My apartment is 500 sq. ft., take or give, with the living room and bedroom taking the lion’s share of space, leaving enough for 2 equally-sized standing room only bathroom/toilet and kitchen. The bare essentials were supplied by the landlady – hot/cold aircons, fridge, microwave, stoves, washing machine even some crockery and basic kitchen utensils, a 20 inch TV, and best of all, a queen-size bed with a decent mattress. I have seen better décor’d apartments during my search but the rent for this left me enough change for the utilities and a couple of bottles of whiskies, and it’s within walking distance to the office, and of course, its appeal.
And so it was at this auspicious hour of 2.30 in the morning that I welcomed this comely young lady into my home away from home. She plonked herself down on the 2-seater sofa, tastefully covered by a shawl bought from those roadside Tibetan vendors, to hide the awful vinyl that had worn away from overuse.
'You want a glass of wine while I take a quick shower, love?' I asked.
I kept several bottles of cheap Chinese wine at the ready, as well as a crate of RMB35 a bottle beer which I had the storekeeper carried up to my pad.
'No, thank you. I don’t drink but for the job'. I suspect she’s Muslim but the Muslims in Xinjiang don’t seem repulsed to alcohol as I had made Muslims out to be. Hell, Xinjiang produces their own brand of beer and spirits. Although Xinjiang is predominantly Muslim, the dear Chairman had 'encouraged' the emigration of the masses, mainly people deemed intellectuals, so every province has its fair share of dilution. Anyhow, I love their dark beer although their spirit still taste of diesel.

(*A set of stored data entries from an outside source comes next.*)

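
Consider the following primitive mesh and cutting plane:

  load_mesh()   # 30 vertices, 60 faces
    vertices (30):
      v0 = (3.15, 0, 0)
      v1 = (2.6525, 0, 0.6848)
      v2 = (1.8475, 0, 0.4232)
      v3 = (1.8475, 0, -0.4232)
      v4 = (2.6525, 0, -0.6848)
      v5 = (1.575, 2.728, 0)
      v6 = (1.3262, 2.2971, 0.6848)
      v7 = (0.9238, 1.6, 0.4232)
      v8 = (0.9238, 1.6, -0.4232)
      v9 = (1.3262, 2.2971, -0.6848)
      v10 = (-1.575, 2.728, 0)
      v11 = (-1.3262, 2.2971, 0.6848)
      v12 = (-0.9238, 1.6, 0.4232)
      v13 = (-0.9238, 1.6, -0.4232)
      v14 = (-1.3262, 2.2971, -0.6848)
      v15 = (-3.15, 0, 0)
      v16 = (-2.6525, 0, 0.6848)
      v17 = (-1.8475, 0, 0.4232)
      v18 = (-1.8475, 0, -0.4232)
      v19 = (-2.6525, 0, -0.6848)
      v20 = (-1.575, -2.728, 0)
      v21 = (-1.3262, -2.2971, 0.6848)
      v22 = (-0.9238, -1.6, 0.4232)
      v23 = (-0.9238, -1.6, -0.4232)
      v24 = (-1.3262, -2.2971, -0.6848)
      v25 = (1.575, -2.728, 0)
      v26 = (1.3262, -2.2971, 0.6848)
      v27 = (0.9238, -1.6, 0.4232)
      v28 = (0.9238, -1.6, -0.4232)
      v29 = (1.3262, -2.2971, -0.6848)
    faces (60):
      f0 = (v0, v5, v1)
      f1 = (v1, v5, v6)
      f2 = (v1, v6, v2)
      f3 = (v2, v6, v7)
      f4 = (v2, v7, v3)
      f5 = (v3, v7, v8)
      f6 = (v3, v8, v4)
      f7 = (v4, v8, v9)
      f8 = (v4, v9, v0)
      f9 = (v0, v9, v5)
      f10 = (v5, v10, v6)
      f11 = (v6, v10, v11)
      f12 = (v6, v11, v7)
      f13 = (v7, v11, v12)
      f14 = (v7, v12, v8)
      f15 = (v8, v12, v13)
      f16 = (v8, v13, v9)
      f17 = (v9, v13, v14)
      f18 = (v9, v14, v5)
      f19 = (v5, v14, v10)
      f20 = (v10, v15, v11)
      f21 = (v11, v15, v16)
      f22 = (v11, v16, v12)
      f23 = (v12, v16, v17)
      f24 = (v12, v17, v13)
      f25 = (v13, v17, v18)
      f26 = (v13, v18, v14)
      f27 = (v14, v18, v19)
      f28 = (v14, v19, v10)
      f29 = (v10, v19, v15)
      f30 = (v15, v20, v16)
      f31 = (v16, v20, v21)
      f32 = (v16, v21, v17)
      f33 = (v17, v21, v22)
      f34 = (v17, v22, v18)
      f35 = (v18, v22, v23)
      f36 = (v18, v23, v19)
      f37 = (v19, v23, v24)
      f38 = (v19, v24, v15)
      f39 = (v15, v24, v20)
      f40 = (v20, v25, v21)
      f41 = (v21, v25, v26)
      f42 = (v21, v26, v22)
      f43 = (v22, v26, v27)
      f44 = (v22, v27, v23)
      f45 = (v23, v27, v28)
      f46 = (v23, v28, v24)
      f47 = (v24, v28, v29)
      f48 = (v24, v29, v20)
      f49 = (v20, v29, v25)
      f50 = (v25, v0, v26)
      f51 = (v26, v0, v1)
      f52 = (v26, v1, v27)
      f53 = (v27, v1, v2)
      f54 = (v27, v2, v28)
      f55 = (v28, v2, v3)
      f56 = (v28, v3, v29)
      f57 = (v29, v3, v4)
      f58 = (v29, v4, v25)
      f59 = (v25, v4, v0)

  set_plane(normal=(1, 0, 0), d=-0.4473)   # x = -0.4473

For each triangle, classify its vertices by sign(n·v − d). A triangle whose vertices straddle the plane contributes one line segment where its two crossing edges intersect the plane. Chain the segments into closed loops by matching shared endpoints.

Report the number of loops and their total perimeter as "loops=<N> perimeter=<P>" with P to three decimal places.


Straddling triangles (20 of 60):
  (v5,v10,v6) [+-+] → (-0.4473, 2.728, 0)–(-0.4473, 2.56051, 0.266183)  len=0.3145
  (v6,v10,v11) [+--] → (-0.4473, 2.56051, 0.266183)–(-0.4473, 2.2971, 0.6848)  len=0.4946
  (v6,v11,v7) [+-+] → (-0.4473, 2.2971, 0.6848)–(-0.4473, 2.0248, 0.582613)  len=0.2908
  (v7,v11,v12) [+--] → (-0.4473, 2.0248, 0.582613)–(-0.4473, 1.6, 0.4232)  len=0.4537
  (v7,v12,v8) [+-+] → (-0.4473, 1.6, 0.4232)–(-0.4473, 1.6, 0.204912)  len=0.2183
  (v8,v12,v13) [+--] → (-0.4473, 1.6, 0.204912)–(-0.4473, 1.6, -0.4232)  len=0.6281
  (v8,v13,v9) [+-+] → (-0.4473, 1.6, -0.4232)–(-0.4473, 1.74763, -0.478601)  len=0.1577
  (v9,v13,v14) [+--] → (-0.4473, 1.74763, -0.478601)–(-0.4473, 2.2971, -0.6848)  len=0.5869
  (v9,v14,v5) [+-+] → (-0.4473, 2.2971, -0.6848)–(-0.4473, 2.42764, -0.477344)  len=0.2451
  (v5,v14,v10) [+--] → (-0.4473, 2.42764, -0.477344)–(-0.4473, 2.728, 0)  len=0.5640
  (v20,v25,v21) [-+-] → (-0.4473, -2.728, 0)–(-0.4473, -2.42764, 0.477344)  len=0.5640
  (v21,v25,v26) [-++] → (-0.4473, -2.42764, 0.477344)–(-0.4473, -2.2971, 0.6848)  len=0.2451
  (v21,v26,v22) [-+-] → (-0.4473, -2.2971, 0.6848)–(-0.4473, -1.74763, 0.478601)  len=0.5869
  (v22,v26,v27) [-++] → (-0.4473, -1.74763, 0.478601)–(-0.4473, -1.6, 0.4232)  len=0.1577
  (v22,v27,v23) [-+-] → (-0.4473, -1.6, 0.4232)–(-0.4473, -1.6, -0.204912)  len=0.6281
  (v23,v27,v28) [-++] → (-0.4473, -1.6, -0.204912)–(-0.4473, -1.6, -0.4232)  len=0.2183
  (v23,v28,v24) [-+-] → (-0.4473, -1.6, -0.4232)–(-0.4473, -2.0248, -0.582613)  len=0.4537
  (v24,v28,v29) [-++] → (-0.4473, -2.0248, -0.582613)–(-0.4473, -2.2971, -0.6848)  len=0.2908
  (v24,v29,v20) [-+-] → (-0.4473, -2.2971, -0.6848)–(-0.4473, -2.56051, -0.266183)  len=0.4946
  (v20,v29,v25) [-++] → (-0.4473, -2.56051, -0.266183)–(-0.4473, -2.728, 0)  len=0.3145

Chained into 2 loop(s):
  loop 1: 10 segments, perimeter = 3.9537
  loop 2: 10 segments, perimeter = 3.9537
Total perimeter = 7.907

loops=2 perimeter=7.907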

I changed into my silk robe, a present from another sweetie from last winter, naked underneath, It felt smooth and very arousing and I walked out to the bathroom with a small tent. She giggled. Under the shower now, I shouted out to invite her in. In a while the door slid open and she came in the steam clouded wrapped in a towel. I had switched the dim light from the ceiling heater on instead of the main one. She put on a shower cap I always kept hanging on a sucker hook so the girls can’t miss them, much like new toothbrushes. She hanged the towel and stepped in the 3 by 3 cubicle. Holy crap! She’s beautiful, and what a rack. I embraced her and the lubrication the foam afforded really felt so erotic a gasp escaped my lips I was already hard enough to pierce a telephone directory. I jammed my tongue down her throat and she returned the passion with equal ardor, lash for lash, bite for bite. Still chewing her lips, I squeezed some body wash and spread it over her back, her breasts. Her nipples were hard and extended and from her moan, sensitive to the touch. I spread the foam downwards, to what I felt was a absence of pussy hair, her mound, and her crack which was now slippery from her pussy juice. I slid a finger and feathered her now swollen clitoris like a butterfly’s wings. She would have collapsed on the floor had I not been clasping her with my other hand. We let the water washed away the suds, break off the kiss and couldn’t wait to get to the bedroom.
It might not be Thailand, but very enjoyable nonetheless!